Издательство Музея современного искусства «Гараж» выпустило большой том дневников Леонида Прохоровича Талочкина (1936–2002) — коллекционера, куратора, критика и хроникера неофициального искусства советской Москвы. Лишь об одном из мотивов этой предельно честной книги — становлении Южинского кружка метафизического реализма — рассказывает Эдуард Лукоянов.

Все мы начиная с 24 февраля 2022 года оказались перед лицом наступающего варварства, насилия и лжи. В этой ситуации чрезвычайно важно сохранить хотя бы остатки культуры и поддержать ценности гуманизма — в том числе ради будущего России. Поэтому редакция «Горького» продолжит говорить о книгах, напоминая нашим читателям, что в мире остается место мысли и вымыслу.

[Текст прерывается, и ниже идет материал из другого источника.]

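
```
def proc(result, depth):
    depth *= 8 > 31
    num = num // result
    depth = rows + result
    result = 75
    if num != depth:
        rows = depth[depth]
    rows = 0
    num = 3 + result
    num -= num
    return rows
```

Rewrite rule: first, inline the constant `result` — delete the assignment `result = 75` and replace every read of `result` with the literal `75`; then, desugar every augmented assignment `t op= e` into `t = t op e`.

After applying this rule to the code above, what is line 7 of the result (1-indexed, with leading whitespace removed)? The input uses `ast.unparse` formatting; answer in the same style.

Transformed code:
def proc(result, depth):
    depth = depth * (8 > 31)
    num = num // 75
    depth = rows + 75
    if num != depth:
        rows = depth[depth]
    rows = 0
    num = 3 + 75
    num = num - num
    return rows

rows = 0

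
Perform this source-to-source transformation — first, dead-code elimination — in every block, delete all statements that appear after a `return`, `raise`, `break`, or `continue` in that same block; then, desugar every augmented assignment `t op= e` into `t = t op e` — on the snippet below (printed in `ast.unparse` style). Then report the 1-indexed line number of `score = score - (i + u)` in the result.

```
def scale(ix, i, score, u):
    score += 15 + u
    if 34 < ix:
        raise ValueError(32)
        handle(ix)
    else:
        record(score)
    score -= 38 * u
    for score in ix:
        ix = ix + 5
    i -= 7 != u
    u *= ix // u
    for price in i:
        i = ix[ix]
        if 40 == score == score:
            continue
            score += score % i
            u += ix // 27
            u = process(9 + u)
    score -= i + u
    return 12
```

16

Transformed code:
def scale(ix, i, score, u):
    score = score + (15 + u)
    if 34 < ix:
        raise ValueError(32)
    else:
        record(score)
    score = score - 38 * u
    for score in ix:
        ix = ix + 5
    i = i - (7 != u)
    u = u * (ix // u)
    for price in i:
        i = ix[ix]
        if 40 == score == score:
            continue
    score = score - (i + u)
    return 12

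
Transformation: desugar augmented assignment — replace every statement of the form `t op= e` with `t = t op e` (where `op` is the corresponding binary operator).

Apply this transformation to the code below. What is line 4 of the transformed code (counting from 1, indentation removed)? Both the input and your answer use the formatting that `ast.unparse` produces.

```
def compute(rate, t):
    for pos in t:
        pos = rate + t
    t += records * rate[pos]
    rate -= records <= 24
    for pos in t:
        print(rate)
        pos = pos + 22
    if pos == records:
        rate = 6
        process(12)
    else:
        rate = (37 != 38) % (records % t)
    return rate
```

Transformed code:
def compute(rate, t):
    for pos in t:
        pos = rate + t
    t = t + records * rate[pos]
    rate = rate - (records <= 24)
    for pos in t:
        print(rate)
        pos = pos + 22
    if pos == records:
        rate = 6
        process(12)
    else:
        rate = (37 != 38) % (records % t)
    return rate

t = t + records * rate[pos]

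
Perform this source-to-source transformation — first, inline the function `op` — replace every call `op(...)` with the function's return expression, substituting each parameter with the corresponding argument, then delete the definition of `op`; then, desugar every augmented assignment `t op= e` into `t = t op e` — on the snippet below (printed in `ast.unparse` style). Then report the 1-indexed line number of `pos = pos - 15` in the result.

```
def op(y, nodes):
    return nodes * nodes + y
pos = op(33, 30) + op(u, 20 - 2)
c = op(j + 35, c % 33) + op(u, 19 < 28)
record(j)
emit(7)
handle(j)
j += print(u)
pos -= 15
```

7

Transformed code:
pos = 30 * 30 + 33 + ((20 - 2) * (20 - 2) + u)
c = c % 33 * (c % 33) + (j + 35) + ((19 < 28) * (19 < 28) + u)
record(j)
emit(7)
handle(j)
j = j + print(u)
pos = pos - 15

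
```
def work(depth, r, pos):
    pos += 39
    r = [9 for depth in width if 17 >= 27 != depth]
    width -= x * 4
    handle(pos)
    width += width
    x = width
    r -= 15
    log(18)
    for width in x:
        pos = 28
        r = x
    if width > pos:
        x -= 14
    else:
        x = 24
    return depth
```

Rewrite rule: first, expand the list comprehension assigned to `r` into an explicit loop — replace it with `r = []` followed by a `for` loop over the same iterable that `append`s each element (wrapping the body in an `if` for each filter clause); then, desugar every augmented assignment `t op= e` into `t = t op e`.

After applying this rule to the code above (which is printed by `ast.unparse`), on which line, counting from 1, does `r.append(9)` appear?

Transformed code:
def work(depth, r, pos):
    pos = pos + 39
    r = []
    for depth in width:
        if 17 >= 27 != depth:
            r.append(9)
    width = width - x * 4
    handle(pos)
    width = width + width
    x = width
    r = r - 15
    log(18)
    for width in x:
        pos = 28
        r = x
    if width > pos:
        x = x - 14
    else:
        x = 24
    return depth

6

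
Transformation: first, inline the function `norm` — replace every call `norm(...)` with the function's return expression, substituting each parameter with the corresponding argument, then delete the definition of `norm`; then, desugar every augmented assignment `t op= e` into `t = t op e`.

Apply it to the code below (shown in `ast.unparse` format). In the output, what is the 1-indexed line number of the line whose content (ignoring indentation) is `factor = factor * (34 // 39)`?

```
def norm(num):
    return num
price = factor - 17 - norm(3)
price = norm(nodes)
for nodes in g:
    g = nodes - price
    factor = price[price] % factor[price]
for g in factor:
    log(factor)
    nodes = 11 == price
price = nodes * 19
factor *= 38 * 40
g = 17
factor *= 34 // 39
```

12

Transformed code:
price = factor - 17 - 3
price = nodes
for nodes in g:
    g = nodes - price
    factor = price[price] % factor[price]
for g in factor:
    log(factor)
    nodes = 11 == price
price = nodes * 19
factor = factor * (38 * 40)
g = 17
factor = factor * (34 // 39)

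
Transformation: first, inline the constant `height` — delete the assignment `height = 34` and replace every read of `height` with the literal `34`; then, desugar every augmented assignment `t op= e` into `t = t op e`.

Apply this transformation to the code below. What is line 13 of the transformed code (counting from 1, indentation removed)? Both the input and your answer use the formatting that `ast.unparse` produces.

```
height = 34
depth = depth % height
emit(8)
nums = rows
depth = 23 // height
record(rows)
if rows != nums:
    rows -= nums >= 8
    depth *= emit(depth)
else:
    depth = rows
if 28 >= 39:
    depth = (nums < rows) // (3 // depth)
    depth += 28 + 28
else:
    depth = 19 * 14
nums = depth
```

depth = depth + (28 + 28)

Transformed code:
depth = depth % 34
emit(8)
nums = rows
depth = 23 // 34
record(rows)
if rows != nums:
    rows = rows - (nums >= 8)
    depth = depth * emit(depth)
else:
    depth = rows
if 28 >= 39:
    depth = (nums < rows) // (3 // depth)
    depth = depth + (28 + 28)
else:
    depth = 19 * 14
nums = depth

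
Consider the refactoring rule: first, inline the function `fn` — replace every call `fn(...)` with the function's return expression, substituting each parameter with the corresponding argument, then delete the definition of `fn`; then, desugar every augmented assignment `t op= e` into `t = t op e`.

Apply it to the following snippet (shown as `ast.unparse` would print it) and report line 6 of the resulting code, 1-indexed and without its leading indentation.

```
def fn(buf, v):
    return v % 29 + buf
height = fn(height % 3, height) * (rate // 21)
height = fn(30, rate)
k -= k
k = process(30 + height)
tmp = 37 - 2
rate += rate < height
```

rate = rate + (rate < height)

Transformed code:
height = (height % 29 + height % 3) * (rate // 21)
height = rate % 29 + 30
k = k - k
k = process(30 + height)
tmp = 37 - 2
rate = rate + (rate < height)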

Леонид Талочкин. «Завтра — см. вчера». Дневники. М.: Музей современного искусства «Гараж», 2024

7 июня 2021 года Дудинский сказал мне: «Скоро в „Гараже“ выйдут дневники Талочкина, только ты об этом никому не говори». Была в этих словах не только обыкновенная просьба не распространяться о незавершенных пока делах, но и уникальная для Южинского кружка даже не любовь к тайне, а любовь к сотворению Тайны из самых вроде бы заурядных событий и явлений, так что Дудинского я послушался и стал ждать.

Шли дни, месяцы, потом и годы, не стало Дудинского, зато из небытия вдруг с триумфом вернулся фон Раух, «Альпина» в большом количестве переиздала прозу Мамлеева, а заодно — ранее не публиковавшиеся «Скитания», но дневники Талочкина все не выходили и не выходили.

И вот наконец, когда уже не ждали, на стол падает массивный том — итог многолетних трудов куратора Обуховой, разыскавшей, собравшей, расшифровавшей, тщательно прокомментировавшей десятки тетрадей, в которых Талочкин долгие годы документировал свою жизнь, мысли, наблюдения и мир вокруг.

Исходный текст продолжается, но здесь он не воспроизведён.